Ce ne fut pas une partie de plaisir pour le GM des Bolts, mais plutôt une fâcheuse situation financière. Grâce à cette transaction, lorsque les contrats de Nikita Kucherov, Gaborik et Nilsson se retrouveront sur la liste des éclopés à long terme, il sera en règle et ne recevra pas de pénalité.
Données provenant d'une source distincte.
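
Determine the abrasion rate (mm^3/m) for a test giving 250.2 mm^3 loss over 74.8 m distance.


Rate = volume_loss / distance
= 250.2 / 74.8
= 3.345 mm^3/m

3.345 mm^3/m


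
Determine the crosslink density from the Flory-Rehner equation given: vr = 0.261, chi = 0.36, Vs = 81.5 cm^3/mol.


ln(1 - vr) = ln(1 - 0.261) = -0.3025
Numerator = -((-0.3025) + 0.261 + 0.36 * 0.261^2) = 0.0169
Denominator = 81.5 * (0.261^(1/3) - 0.261/2) = 41.4483
nu = 0.0169 / 41.4483 = 4.0855e-04 mol/cm^3

4.0855e-04 mol/cm^3


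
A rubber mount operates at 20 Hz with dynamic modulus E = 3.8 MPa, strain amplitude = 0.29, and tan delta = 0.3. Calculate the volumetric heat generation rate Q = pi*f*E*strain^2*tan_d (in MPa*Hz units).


Q = pi * f * E * strain^2 * tan_d
= pi * 20 * 3.8 * 0.29^2 * 0.3
= pi * 20 * 3.8 * 0.0841 * 0.3
= 6.0239

Q = 6.0239


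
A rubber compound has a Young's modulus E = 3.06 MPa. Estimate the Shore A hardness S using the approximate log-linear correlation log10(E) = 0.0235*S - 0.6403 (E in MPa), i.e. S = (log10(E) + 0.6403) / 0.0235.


log10(E) = 0.0235*S - 0.6403  =>  S = (log10(E) + 0.6403) / 0.0235
log10(3.06) = 0.485721
S = (0.485721 + 0.6403) / 0.0235 = 1.126021 / 0.0235
S = 47.9

Shore A = 47.9


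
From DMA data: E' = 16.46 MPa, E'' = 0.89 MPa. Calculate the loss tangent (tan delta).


tan delta = E'' / E'
= 0.89 / 16.46
= 0.0541

tan delta = 0.0541


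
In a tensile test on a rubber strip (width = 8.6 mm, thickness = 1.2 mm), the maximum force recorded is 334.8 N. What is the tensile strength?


Area = width * thickness = 8.6 * 1.2 = 10.32 mm^2
TS = force / area = 334.8 / 10.32 = 32.44 MPa

32.44 MPa


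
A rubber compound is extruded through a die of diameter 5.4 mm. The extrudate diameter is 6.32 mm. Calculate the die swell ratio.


Die swell ratio = D_extrudate / D_die
= 6.32 / 5.4
= 1.17

Die swell = 1.17


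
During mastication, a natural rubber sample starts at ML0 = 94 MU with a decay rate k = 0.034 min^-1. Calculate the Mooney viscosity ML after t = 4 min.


ML = ML0 * exp(-k * t)
ML = 94 * exp(-0.034 * 4)
ML = 94 * 0.8728
ML = 82.05 MU

82.05 MU


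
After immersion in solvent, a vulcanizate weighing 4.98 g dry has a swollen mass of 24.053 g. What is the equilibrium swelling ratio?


Q = W_swollen / W_dry
Q = 24.053 / 4.98
Q = 4.83

Q = 4.83


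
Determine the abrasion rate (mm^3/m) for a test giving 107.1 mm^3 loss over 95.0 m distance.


Rate = volume_loss / distance
= 107.1 / 95.0
= 1.127 mm^3/m

1.127 mm^3/m


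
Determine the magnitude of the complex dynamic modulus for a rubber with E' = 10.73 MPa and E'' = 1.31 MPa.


|E*| = sqrt(E'^2 + E''^2)
= sqrt(10.73^2 + 1.31^2)
= sqrt(115.1329 + 1.7161)
= 10.81 MPa

10.81 MPa


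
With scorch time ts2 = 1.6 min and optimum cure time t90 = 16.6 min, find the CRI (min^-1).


CRI = 100 / (t90 - ts2)
= 100 / (16.6 - 1.6)
= 100 / 15.0
= 6.67 min^-1

6.67 min^-1


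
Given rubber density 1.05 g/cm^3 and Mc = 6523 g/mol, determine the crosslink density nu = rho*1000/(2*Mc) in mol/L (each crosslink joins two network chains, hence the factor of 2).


nu = rho * 1000 / (2 * Mc)
nu = 1.05 * 1000 / (2 * 6523)
nu = 1050.0 / 13046
nu = 0.0805 mol/L

0.0805 mol/L


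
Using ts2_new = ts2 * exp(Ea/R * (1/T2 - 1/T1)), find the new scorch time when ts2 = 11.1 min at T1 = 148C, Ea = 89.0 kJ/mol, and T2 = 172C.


Convert temperatures: T1 = 148 + 273.15 = 421.15 K, T2 = 172 + 273.15 = 445.15 K
ts2_new = 11.1 * exp(89000 / 8.314 * (1/445.15 - 1/421.15))
1/T2 - 1/T1 = -1.2802e-04
ts2_new = 2.82 min

2.82 min


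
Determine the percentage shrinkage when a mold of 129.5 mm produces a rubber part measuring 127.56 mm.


Shrinkage = (mold - part) / mold * 100
= (129.5 - 127.56) / 129.5 * 100
= 1.94 / 129.5 * 100
= 1.5%

1.5%


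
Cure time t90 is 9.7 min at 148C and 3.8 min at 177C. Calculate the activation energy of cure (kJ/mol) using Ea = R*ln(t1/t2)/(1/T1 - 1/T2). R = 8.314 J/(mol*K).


T1 = 421.15 K, T2 = 450.15 K
1/T1 - 1/T2 = 1.5297e-04
ln(t1/t2) = ln(9.7/3.8) = 0.9371
Ea = 8.314 * 0.9371 / 1.5297e-04 = 50933.5001 J/mol
Ea = 50.93 kJ/mol

50.93 kJ/mol


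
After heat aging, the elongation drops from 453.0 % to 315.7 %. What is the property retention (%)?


Retention = aged / original * 100
= 315.7 / 453.0 * 100
= 69.7%

69.7%


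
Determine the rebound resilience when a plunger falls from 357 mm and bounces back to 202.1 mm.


Resilience = h_rebound / h_drop * 100
= 202.1 / 357 * 100
= 56.6%

56.6%


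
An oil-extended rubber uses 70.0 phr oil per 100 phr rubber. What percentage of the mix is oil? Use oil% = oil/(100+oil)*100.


Oil % = oil / (100 + oil) * 100
= 70.0 / (100 + 70.0) * 100
= 70.0 / 170.0 * 100
= 41.18%

41.18%


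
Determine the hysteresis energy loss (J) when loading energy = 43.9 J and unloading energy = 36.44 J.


Hysteresis loss = loading - unloading
= 43.9 - 36.44
= 7.46 J

7.46 J


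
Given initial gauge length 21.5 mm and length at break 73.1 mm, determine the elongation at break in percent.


Elongation = (Lf - L0) / L0 * 100
= (73.1 - 21.5) / 21.5 * 100
= 51.6 / 21.5 * 100
= 240.0%

240.0%


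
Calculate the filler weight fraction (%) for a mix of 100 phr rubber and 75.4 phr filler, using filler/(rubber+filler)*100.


Filler % = filler / (rubber + filler) * 100
= 75.4 / (100 + 75.4) * 100
= 75.4 / 175.4 * 100
= 42.99%

42.99%


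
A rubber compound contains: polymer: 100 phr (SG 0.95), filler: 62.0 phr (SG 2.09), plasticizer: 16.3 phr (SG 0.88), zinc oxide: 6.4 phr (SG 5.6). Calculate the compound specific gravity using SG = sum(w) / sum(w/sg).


Sum of weights = 184.7
Volume contributions:
  polymer: 100/0.95 = 105.2632
  filler: 62.0/2.09 = 29.6651
  plasticizer: 16.3/0.88 = 18.5227
  zinc oxide: 6.4/5.6 = 1.1429
Sum of volumes = 154.5938
SG = 184.7 / 154.5938 = 1.195

SG = 1.195


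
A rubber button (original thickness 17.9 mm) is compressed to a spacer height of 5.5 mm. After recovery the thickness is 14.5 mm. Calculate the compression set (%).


CS = (t0 - recovered) / (t0 - ts) * 100
= (17.9 - 14.5) / (17.9 - 5.5) * 100
= 3.4 / 12.4 * 100
= 27.4%

27.4%


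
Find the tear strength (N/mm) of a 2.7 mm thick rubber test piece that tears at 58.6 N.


Tear strength = force / thickness
= 58.6 / 2.7
= 21.7 N/mm

21.7 N/mm


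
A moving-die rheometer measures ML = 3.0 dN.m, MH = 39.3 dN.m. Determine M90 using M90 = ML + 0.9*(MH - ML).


M90 = ML + 0.9 * (MH - ML)
M90 = 3.0 + 0.9 * (39.3 - 3.0)
M90 = 3.0 + 0.9 * 36.3
M90 = 35.67 dN.m

35.67 dN.m


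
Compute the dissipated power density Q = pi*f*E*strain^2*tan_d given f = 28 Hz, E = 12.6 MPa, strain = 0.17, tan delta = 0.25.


Q = pi * f * E * strain^2 * tan_d
= pi * 28 * 12.6 * 0.17^2 * 0.25
= pi * 28 * 12.6 * 0.0289 * 0.25
= 8.0079

Q = 8.0079


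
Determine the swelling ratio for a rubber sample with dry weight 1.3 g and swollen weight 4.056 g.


Q = W_swollen / W_dry
Q = 4.056 / 1.3
Q = 3.12

Q = 3.12


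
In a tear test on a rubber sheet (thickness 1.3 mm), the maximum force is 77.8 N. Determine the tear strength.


Tear strength = force / thickness
= 77.8 / 1.3
= 59.85 N/mm

59.85 N/mm


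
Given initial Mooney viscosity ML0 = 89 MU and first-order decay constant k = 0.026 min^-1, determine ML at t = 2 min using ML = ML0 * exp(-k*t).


ML = ML0 * exp(-k * t)
ML = 89 * exp(-0.026 * 2)
ML = 89 * 0.9493
ML = 84.49 MU

84.49 MU


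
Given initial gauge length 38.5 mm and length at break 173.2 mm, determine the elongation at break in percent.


Elongation = (Lf - L0) / L0 * 100
= (173.2 - 38.5) / 38.5 * 100
= 134.7 / 38.5 * 100
= 349.9%

349.9%


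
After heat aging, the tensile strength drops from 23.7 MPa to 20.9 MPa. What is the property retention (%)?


Retention = aged / original * 100
= 20.9 / 23.7 * 100
= 88.2%

88.2%


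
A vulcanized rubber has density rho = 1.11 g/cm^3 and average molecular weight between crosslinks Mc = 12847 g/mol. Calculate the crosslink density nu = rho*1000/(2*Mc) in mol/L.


nu = rho * 1000 / (2 * Mc)
nu = 1.11 * 1000 / (2 * 12847)
nu = 1110.0 / 25694
nu = 0.0432 mol/L

0.0432 mol/L


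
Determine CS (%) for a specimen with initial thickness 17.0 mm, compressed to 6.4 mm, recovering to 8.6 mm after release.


CS = (t0 - recovered) / (t0 - ts) * 100
= (17.0 - 8.6) / (17.0 - 6.4) * 100
= 8.4 / 10.6 * 100
= 79.2%

79.2%


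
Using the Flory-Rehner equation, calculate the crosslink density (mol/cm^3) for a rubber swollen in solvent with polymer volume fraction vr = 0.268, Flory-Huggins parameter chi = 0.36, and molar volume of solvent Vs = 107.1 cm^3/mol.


ln(1 - vr) = ln(1 - 0.268) = -0.3120
Numerator = -((-0.3120) + 0.268 + 0.36 * 0.268^2) = 0.0181
Denominator = 107.1 * (0.268^(1/3) - 0.268/2) = 54.6992
nu = 0.0181 / 54.6992 = 3.3123e-04 mol/cm^3

3.3123e-04 mol/cm^3


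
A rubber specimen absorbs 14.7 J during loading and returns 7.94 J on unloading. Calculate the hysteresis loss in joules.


Hysteresis loss = loading - unloading
= 14.7 - 7.94
= 6.76 J

6.76 J


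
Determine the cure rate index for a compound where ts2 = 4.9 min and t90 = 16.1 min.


CRI = 100 / (t90 - ts2)
= 100 / (16.1 - 4.9)
= 100 / 11.2
= 8.93 min^-1

8.93 min^-1


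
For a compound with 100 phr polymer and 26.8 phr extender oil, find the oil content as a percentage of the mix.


Oil % = oil / (100 + oil) * 100
= 26.8 / (100 + 26.8) * 100
= 26.8 / 126.8 * 100
= 21.14%

21.14%


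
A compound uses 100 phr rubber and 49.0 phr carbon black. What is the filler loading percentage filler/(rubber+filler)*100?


Filler % = filler / (rubber + filler) * 100
= 49.0 / (100 + 49.0) * 100
= 49.0 / 149.0 * 100
= 32.89%

32.89%


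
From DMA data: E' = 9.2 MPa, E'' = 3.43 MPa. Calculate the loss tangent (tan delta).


tan delta = E'' / E'
= 3.43 / 9.2
= 0.3728

tan delta = 0.3728


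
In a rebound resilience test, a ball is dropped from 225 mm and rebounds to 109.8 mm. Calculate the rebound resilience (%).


Resilience = h_rebound / h_drop * 100
= 109.8 / 225 * 100
= 48.8%

48.8%


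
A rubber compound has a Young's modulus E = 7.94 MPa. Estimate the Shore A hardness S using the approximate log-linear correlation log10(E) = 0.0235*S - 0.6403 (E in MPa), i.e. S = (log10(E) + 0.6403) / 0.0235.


log10(E) = 0.0235*S - 0.6403  =>  S = (log10(E) + 0.6403) / 0.0235
log10(7.94) = 0.899821
S = (0.899821 + 0.6403) / 0.0235 = 1.540121 / 0.0235
S = 65.5

Shore A = 65.5


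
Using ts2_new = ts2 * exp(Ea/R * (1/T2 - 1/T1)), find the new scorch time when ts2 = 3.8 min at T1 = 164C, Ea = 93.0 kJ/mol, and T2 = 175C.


Convert temperatures: T1 = 164 + 273.15 = 437.15 K, T2 = 175 + 273.15 = 448.15 K
ts2_new = 3.8 * exp(93000 / 8.314 * (1/448.15 - 1/437.15))
1/T2 - 1/T1 = -5.6149e-05
ts2_new = 2.03 min

2.03 min


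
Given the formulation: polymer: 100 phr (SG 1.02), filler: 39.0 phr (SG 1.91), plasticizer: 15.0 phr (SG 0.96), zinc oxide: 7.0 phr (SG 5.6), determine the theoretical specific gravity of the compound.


Sum of weights = 161.0
Volume contributions:
  polymer: 100/1.02 = 98.0392
  filler: 39.0/1.91 = 20.4188
  plasticizer: 15.0/0.96 = 15.6250
  zinc oxide: 7.0/5.6 = 1.2500
Sum of volumes = 135.3331
SG = 161.0 / 135.3331 = 1.19

SG = 1.19


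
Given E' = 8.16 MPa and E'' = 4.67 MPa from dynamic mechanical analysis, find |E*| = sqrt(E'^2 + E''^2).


|E*| = sqrt(E'^2 + E''^2)
= sqrt(8.16^2 + 4.67^2)
= sqrt(66.5856 + 21.8089)
= 9.402 MPa

9.402 MPa


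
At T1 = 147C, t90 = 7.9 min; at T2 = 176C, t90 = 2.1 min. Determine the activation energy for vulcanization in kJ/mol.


T1 = 420.15 K, T2 = 449.15 K
1/T1 - 1/T2 = 1.5367e-04
ln(t1/t2) = ln(7.9/2.1) = 1.3249
Ea = 8.314 * 1.3249 / 1.5367e-04 = 71680.2027 J/mol
Ea = 71.68 kJ/mol

71.68 kJ/mol


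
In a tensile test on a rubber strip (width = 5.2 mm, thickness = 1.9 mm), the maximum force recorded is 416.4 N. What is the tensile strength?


Area = width * thickness = 5.2 * 1.9 = 9.88 mm^2
TS = force / area = 416.4 / 9.88 = 42.15 MPa

42.15 MPa


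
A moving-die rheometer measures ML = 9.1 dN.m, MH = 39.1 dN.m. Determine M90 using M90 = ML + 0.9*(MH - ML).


M90 = ML + 0.9 * (MH - ML)
M90 = 9.1 + 0.9 * (39.1 - 9.1)
M90 = 9.1 + 0.9 * 30.0
M90 = 36.1 dN.m

36.1 dN.m


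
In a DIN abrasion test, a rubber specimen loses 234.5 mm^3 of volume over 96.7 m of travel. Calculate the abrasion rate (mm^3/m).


Rate = volume_loss / distance
= 234.5 / 96.7
= 2.425 mm^3/m

2.425 mm^3/m


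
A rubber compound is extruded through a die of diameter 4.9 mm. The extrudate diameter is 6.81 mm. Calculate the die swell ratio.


Die swell ratio = D_extrudate / D_die
= 6.81 / 4.9
= 1.39

Die swell = 1.39


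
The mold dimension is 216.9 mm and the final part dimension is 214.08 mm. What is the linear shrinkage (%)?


Shrinkage = (mold - part) / mold * 100
= (216.9 - 214.08) / 216.9 * 100
= 2.82 / 216.9 * 100
= 1.3%

1.3%


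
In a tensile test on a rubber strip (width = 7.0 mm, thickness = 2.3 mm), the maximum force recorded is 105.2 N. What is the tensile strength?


Area = width * thickness = 7.0 * 2.3 = 16.1 mm^2
TS = force / area = 105.2 / 16.1 = 6.53 MPa

6.53 MPa


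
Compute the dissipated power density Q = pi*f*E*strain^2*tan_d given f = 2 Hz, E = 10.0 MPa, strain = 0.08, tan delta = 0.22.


Q = pi * f * E * strain^2 * tan_d
= pi * 2 * 10.0 * 0.08^2 * 0.22
= pi * 2 * 10.0 * 0.0064 * 0.22
= 0.0885

Q = 0.0885


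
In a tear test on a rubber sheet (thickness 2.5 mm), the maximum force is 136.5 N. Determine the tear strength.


Tear strength = force / thickness
= 136.5 / 2.5
= 54.6 N/mm

54.6 N/mm


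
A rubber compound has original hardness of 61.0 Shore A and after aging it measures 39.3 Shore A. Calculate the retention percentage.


Retention = aged / original * 100
= 39.3 / 61.0 * 100
= 64.4%

64.4%


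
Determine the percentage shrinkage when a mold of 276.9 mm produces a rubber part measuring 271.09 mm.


Shrinkage = (mold - part) / mold * 100
= (276.9 - 271.09) / 276.9 * 100
= 5.81 / 276.9 * 100
= 2.1%

2.1%


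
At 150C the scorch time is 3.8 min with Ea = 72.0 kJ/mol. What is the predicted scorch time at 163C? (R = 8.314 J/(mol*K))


Convert temperatures: T1 = 150 + 273.15 = 423.15 K, T2 = 163 + 273.15 = 436.15 K
ts2_new = 3.8 * exp(72000 / 8.314 * (1/436.15 - 1/423.15))
1/T2 - 1/T1 = -7.0439e-05
ts2_new = 2.06 min

2.06 min


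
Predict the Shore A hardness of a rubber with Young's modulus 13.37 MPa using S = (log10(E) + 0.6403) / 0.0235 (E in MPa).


log10(E) = 0.0235*S - 0.6403  =>  S = (log10(E) + 0.6403) / 0.0235
log10(13.37) = 1.126131
S = (1.126131 + 0.6403) / 0.0235 = 1.766431 / 0.0235
S = 75.2

Shore A = 75.2


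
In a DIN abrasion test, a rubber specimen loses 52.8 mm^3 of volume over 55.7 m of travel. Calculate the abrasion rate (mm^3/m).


Rate = volume_loss / distance
= 52.8 / 55.7
= 0.948 mm^3/m

0.948 mm^3/m


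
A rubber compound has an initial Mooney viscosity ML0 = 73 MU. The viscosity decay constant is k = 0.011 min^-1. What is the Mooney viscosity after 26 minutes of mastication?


ML = ML0 * exp(-k * t)
ML = 73 * exp(-0.011 * 26)
ML = 73 * 0.7513
ML = 54.84 MU

54.84 MU


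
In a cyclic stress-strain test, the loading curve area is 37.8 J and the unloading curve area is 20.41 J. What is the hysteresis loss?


Hysteresis loss = loading - unloading
= 37.8 - 20.41
= 17.39 J

17.39 J


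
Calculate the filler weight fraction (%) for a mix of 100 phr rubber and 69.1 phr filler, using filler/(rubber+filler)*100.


Filler % = filler / (rubber + filler) * 100
= 69.1 / (100 + 69.1) * 100
= 69.1 / 169.1 * 100
= 40.86%

40.86%


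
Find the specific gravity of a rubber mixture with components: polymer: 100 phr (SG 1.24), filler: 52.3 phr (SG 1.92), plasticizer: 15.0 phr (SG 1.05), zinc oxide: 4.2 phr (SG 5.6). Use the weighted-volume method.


Sum of weights = 171.5
Volume contributions:
  polymer: 100/1.24 = 80.6452
  filler: 52.3/1.92 = 27.2396
  plasticizer: 15.0/1.05 = 14.2857
  zinc oxide: 4.2/5.6 = 0.7500
Sum of volumes = 122.9205
SG = 171.5 / 122.9205 = 1.395

SG = 1.395


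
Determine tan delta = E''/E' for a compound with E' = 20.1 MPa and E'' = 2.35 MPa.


tan delta = E'' / E'
= 2.35 / 20.1
= 0.1169

tan delta = 0.1169


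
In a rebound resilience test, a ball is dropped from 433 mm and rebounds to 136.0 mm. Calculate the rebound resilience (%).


Resilience = h_rebound / h_drop * 100
= 136.0 / 433 * 100
= 31.4%

31.4%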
«L'échange d'aujourd'hui (dimanche), c'est positif si l'on regarde l'aspect du plafond salarial. Mais en même temps, nous perdons deux joueurs qui nous ont aidés à remporter la Coupe Stanley et un choix de deuxième ronde. Nous ne recevons rien en retour, sauf un peu de place sur notre masse salariale. Ce n'est pas le genre de transaction qui se fait dans des circonstances normales, des circonstances où il n'y a pas de pandémie.» - BriseBois


BriseBois avait une autre avenue pour atteindre la limite permise, mais celle-ci contenait trop de mathématiques et de complications, en plus d'inclure des vétérans dans le portrait.«Nous aurions pu obtenir l'espace nécessaire sous le plafond sans conclure cette transaction, mais il aurait fallu que certains de nos vétérans passent par le ballottage, les insérer dans notre équipe de réserve ou les céder aux ligues mineures. En faisant cela, nous aurions obtenu un espace de 1,075 million $. Je ne croyais pas que c'était la bonne chose à faire. Nous aurions pu nous retrouver avec des gars mécontents, ce que j'aurais compris puisqu'ils veulent jouer.» - BriseBois

Comme businessman et humain avec un grand coeur, BriseBois a certes pris la meilleure des décisions, mais ça ne veut pas dire pour autant qu'il est pleinement satisfait. Au final, il aura perdu un choix de 2e tour afin que les Sénateurs d'Ottawa acceptent de commercer avec lui.